Kiedy pierwsze zastępy dotarły na miejsce, okazało się, że doszło do wypadku lotniczego. – Prywatny samolot rozbił się podczas próby lądowania. Maszyna po tym, jak uderzyła w ziemię, zapaliła się. W środku znajdował się pilot, który zginął na miejscu – opowiada Arkadiusz Kanik, rzecznik prasowy zielonogórskiej straży pożarnej.
Strażacy ugasili płonący samolot. Niestety maszyna doszczętnie spłonęła, a we wraku znaleziono zwłoki pilota, który nie miał szans na przeżycie. Na miejscu pracuje grupa dochodzeniowo-śledcza i prokurator. Przyczyny wypadku będzie również badać Państwowa Komisja Badania Wypadków Lotniczych.

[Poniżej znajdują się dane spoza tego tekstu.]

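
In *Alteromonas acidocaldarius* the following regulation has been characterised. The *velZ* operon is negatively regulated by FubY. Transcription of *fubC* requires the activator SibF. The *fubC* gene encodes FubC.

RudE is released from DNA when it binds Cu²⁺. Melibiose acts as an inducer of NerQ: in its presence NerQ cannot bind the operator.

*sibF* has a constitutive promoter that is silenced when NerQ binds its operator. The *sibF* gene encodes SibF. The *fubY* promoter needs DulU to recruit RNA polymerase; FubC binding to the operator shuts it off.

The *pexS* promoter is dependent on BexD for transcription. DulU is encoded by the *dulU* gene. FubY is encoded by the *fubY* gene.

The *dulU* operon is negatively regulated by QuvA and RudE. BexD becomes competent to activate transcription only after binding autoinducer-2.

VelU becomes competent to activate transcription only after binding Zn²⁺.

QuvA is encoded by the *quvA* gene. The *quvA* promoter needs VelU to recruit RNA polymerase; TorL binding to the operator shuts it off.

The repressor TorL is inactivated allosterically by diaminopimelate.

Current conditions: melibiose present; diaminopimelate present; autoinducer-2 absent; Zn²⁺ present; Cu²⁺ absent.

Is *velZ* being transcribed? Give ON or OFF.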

- Pilot prywatnego samolotu zgłaszał po starcie problemy z silnikiem. Próbował zawrócić i podczas próby lądowania doszło do wypadku. Samolot po tym, jak uderzył w ziemię stanął w płomieniach. W wyniku wypadku zginął pilot, w maszynie nie było innych osób - opowiada Małgorzata Barska z Komendy Miejskiej Policji w Zielonej Górze.
Pilot, który zginął to 71-letni mężczyzna - członek Aeroklubu Ziemi Lubuskiej, posiadający 30-letnie doświadczenie. Maszyna, która się rozbiła to dwumiejscowy samolot ultralekki Tecnam P2002. Według nieoficjalnych informacji, 71-latek to prezes i założyciel znanej na całym świecie firmy, jeden z najbogatszych Polaków, mieszkaniec Zielonej Góry.